Anion–π interactions suppress phase impurities in FAPbI₃ solar cells

Achieving both high efficiency and long-term stability is the key to the commercialization of perovskite solar cells (PSCs)^1,2. However, the diversity of perovskite (ABX₃) compositions and phases makes it challenging to fabricate high-quality films^3–5. Perovskite formation relies on the reaction between AX and BX₂, whereas most conventional methods for film-growth regulation are based solely on the interaction with the BX₂ component.

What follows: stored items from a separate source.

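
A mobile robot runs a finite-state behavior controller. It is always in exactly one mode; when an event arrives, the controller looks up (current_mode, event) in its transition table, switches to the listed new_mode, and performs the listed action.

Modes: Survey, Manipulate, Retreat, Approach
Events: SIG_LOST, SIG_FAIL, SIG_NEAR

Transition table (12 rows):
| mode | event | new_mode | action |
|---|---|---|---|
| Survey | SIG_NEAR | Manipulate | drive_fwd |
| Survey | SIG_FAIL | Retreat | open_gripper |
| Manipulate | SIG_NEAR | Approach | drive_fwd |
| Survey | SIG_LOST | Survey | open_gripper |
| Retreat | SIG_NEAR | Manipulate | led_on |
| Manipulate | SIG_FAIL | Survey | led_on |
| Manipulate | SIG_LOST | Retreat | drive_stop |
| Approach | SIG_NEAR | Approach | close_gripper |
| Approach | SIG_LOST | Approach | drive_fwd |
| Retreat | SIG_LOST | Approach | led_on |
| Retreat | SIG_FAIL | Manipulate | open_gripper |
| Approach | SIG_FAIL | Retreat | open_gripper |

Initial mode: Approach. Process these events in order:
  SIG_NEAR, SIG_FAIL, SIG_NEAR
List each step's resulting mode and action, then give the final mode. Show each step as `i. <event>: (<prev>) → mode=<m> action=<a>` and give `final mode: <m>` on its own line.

final mode: Manipulate

1. SIG_NEAR: (Approach) → mode=Approach action=close_gripper
2. SIG_FAIL: (Approach) → mode=Retreat action=open_gripper
3. SIG_NEAR: (Retreat) → mode=Manipulate action=led_on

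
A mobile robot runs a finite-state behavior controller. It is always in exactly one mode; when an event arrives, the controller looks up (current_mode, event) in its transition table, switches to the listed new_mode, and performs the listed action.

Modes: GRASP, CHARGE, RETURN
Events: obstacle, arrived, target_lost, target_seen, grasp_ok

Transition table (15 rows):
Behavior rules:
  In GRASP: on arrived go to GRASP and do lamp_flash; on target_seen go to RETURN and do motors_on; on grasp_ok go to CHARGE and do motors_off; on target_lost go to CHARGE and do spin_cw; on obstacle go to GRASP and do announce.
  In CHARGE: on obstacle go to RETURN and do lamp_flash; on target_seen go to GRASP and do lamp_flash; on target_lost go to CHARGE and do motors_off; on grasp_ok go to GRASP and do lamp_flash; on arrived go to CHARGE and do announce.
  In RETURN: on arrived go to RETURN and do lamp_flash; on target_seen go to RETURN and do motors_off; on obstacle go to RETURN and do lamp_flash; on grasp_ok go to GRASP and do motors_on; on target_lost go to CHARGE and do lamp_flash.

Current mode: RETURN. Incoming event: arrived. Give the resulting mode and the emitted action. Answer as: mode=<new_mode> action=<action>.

current mode = RETURN; filter table to that mode:
  (RETURN, arrived) → (RETURN, lamp_flash)  ← event matches
  (RETURN, target_seen) → (RETURN, motors_off)
  (RETURN, obstacle) → (RETURN, lamp_flash)
  (RETURN, grasp_ok) → (GRASP, motors_on)
  (RETURN, target_lost) → (CHARGE, lamp_flash)
event = arrived selects (RETURN, lamp_flash)

mode=RETURN action=lamp_flash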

Herein, we demonstrate an alternative approach to modulate reaction kinetics by anion–π interaction between AX and hexafluorobenzene (HFB). Notably, these two approaches are independent but work together to establish ‘dual-site regulation’, which achieves a delicate control over the reaction between AX and BX₂ without unwanted intermediates. The resultant formamidinium lead halides (FAPbI₃) films exhibit fewer defects, redshifted absorption and high phase purity without detectable nanoscale δ phase. Consequently, we achieved PSCs with power conversion efficiency (PCE) up to 26.07% for a 0.08-cm² device (25.8% certified) and 24.63% for a 1-cm² device. The device also kept 94% of its initial PCE after maximum power point (MPP) tracking for 1,258 h under full-spectrum AM 1.5 G sunlight at 50 ± 5 °C. This method expands the range of chemical interactions that occur in perovskite precursors by exploring anion–π interactions and highlights the importance of the AX component as a new and effective working site to improved photovoltaic devices with high quality and phase purity.